I did exactly the same as I did last time: the same procedure, the same cleanliness regime, the same vessels, etc. I let it go for two weeks in the fermenter and then 10 days conditioning n the cornelius keg. Here’s what it came out like:
A nice mahogany colour, with exceptionally good head retention…I mean really good. The head stays right to the bottom the of the all-too-frequently empty glass.
Aroma-wise, I’m not blown away – but it’s a bitter, and I’m happy enough with the malty pleasantness of it.
The mouth feel is good (I did make the kit up a couple of pints short for this reason), with a splendid orangey maltiness in the taste that segues into a nice residual sweetness and a good long bitterness.
It’s obviously not as fresh as an all-grain, as it’s been in the tin for a bit and it’s a hopped, boiled and (I guess) reduced wort…but saying that every single person that I’ve served it to was genuinely surprised that it came out of a can and wasn’t either shop-bought or made from scratch.
…and they all, without exception, asked for another pint….
So there we go.

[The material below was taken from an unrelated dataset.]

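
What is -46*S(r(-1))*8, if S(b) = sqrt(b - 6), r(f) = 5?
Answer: -368*I ≈ -368.0*I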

Canned kits, if made with care and looked after well are more than acceptable ways of making good beer at home. Jeez if brewing quantities of good beer is this easy, why aren’t more people doing it.?
I really must thank Rachel and co. at Woodfordes for sending me another kit to have another go at. Without that I might have written kits off of as the poor relations in the homebrewing world.